Investing in property across borders can generate strong returns, but it also carries a high risk of costly mistakes. Drawing on two decades of experience in more than a dozen countries, the following points outline the most common errors and practical steps to avoid them.
Start with a concrete, disciplined plan
- Define the objective – country, asset class (residential vs. commercial), and target yield.
- Set a firm budget – include purchase price, financing costs, taxes, and a contingency reserve.
- Stick to the plan – avoid “shakedown” deals that look cheap but lack substance.
Conduct thorough due diligence
- Macro analysis – assess the country’s economic stability, infrastructure projects (new airports, highways), and the typical investor profile.
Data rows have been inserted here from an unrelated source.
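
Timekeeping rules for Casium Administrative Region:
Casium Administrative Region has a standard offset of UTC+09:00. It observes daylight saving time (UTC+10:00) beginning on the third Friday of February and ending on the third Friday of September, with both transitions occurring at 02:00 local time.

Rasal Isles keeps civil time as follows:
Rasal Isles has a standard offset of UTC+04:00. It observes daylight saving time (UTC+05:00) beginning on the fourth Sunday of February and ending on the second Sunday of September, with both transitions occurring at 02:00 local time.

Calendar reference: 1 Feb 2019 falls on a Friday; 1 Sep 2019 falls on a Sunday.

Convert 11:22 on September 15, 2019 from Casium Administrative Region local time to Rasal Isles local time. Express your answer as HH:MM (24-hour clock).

05:22

1 February 2019 is a Friday, so the first Friday is February 1 and the third is February 15.
1 September 2019 is a Sunday, so the first Friday is September 6 and the third is September 20.
September 15, 2019 falls between 15 February and 20 September, so daylight saving is in effect and Casium Administrative Region is at UTC+10:00.
11:22 Casium Administrative Region − 10h = 01:22 UTC.
1 February 2019 is a Friday, so the first Sunday is February 3 and the fourth is February 24.
1 September 2019 is a Sunday, so the first Sunday is September 1 and the second is September 8.
At the standard offset (UTC+04:00), 01:22 UTC + 4h = 05:22 Rasal Isles standard time.
The standard-time date in Rasal Isles, September 15, 2019, does not fall between 24 February and 8 September, so daylight saving is not in effect and Rasal Isles is at UTC+04:00.
01:22 UTC + 4h = 05:22 Rasal Isles.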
- Micro analysis – narrow down neighborhoods, examine supply‑and‑demand dynamics, and verify local regulations.
- On‑the‑ground research – visit the site, meet multiple brokers, and talk to local chambers of commerce or embassies for impartial insights.
- Data sources – use MLS, price‑per‑square‑foot reports, transaction volumes, and reputable online platforms (e.g., Zillow, local equivalents). In markets without MLS (e.g., Colombia), rely on local agents and direct market observation.
Choose the right intermediary
- Impartial brokers are more valuable than developers who will only highlight the positives of their own projects.
- Look for brokers who are not tied to a single development and who can provide balanced advice, even if it runs contrary to their immediate commission.
Focus on yield, not just capital appreciation
- Calculate expected cash‑on‑cash return; a yield of 7‑10 % is generally attractive, while 5‑6 % may be marginal.
- Yield‑driven analysis automatically accounts for rental income, financing costs, and market volatility.
Finance wisely and manage currency risk
- Mortgage rates – even at 4 % (USD terms) a 10 % yield can justify leverage.
- Currency exposure – borrowing in a foreign currency can backfire; a Swiss‑franc mortgage on a Polish property became unmanageable after the CHF surged post‑global‑financial‑crisis.
- Keep a portion of cash on hand to cover potential rate hikes or currency swings.
Identify hidden costs and avoid hype
- Transaction fees, property management, insurance, and unexpected repairs can erode returns.
- Resist buying because a development is “trending” or because of aggressive sales pitches. Verify occupancy forecasts and foot traffic (e.g., a mall in JBT, UAE, suffered from poor access and oversaturation).
Diversify and stay liquid where possible
- Real estate is inherently illiquid; balance holdings with assets that can be quickly converted to cash.
- Consider a mix of residential, commercial, and geographic locations to spread risk.
Learn from concrete case studies
| Situation | Mistake | Outcome |
|---|---|---|
| UAE JBT property (mall proximity) | Overlooked competition and access issues; relied on limited data. | Sold at ~30 % loss of purchase price; net loss ≈ 25‑30 k USD after rental income. |
| Poland property with CHF mortgage | Ignored currency risk; CHF appreciated sharply after the crisis. | Forced sale despite profit; would have been more profitable without foreign‑currency debt. |
| Emerging‑market investment with friends | Assumed friends completed due diligence; title deed never received. | Lost ≈ 50 k USD; reinforced need for independent verification. |
| JLT office in UAE | Flipped quickly to avoid perceived tower weakness, missing out on stable 10 % yield. | Realized 100 % profit but later realized holding could have generated higher long‑term returns. |
Practical checklist for a new international property purchase
- ☐ Define target country, city, and asset class.
- ☐ Set maximum budget, including a 10‑15 % contingency.
- ☐ Research macro factors: economic outlook, infrastructure, foreign‑investor policies.
- ☐ Identify multiple brokers; prioritize those with a track record of impartial advice.
- ☐ Gather quantitative data: price per sqm, vacancy rates, historical yields.
- ☐ Visit the location; verify construction timelines, access, and surrounding amenities.
- ☐ Run yield calculations with and without financing; stress‑test against higher interest rates and adverse currency moves.
- ☐ Confirm all legal documents (title deed, zoning permits) before signing.
- ☐ Estimate total hidden costs (taxes, management fees, insurance).
- ☐ Decide on financing structure; avoid foreign‑currency loans unless you can hedge the risk.
- ☐ Plan exit strategy and liquidity needs.
By adhering to a disciplined plan, performing layered due diligence, and keeping a clear focus on yield and risk, investors can reduce the likelihood of costly errors and improve the odds of achieving sustainable, cross‑border real‑estate returns.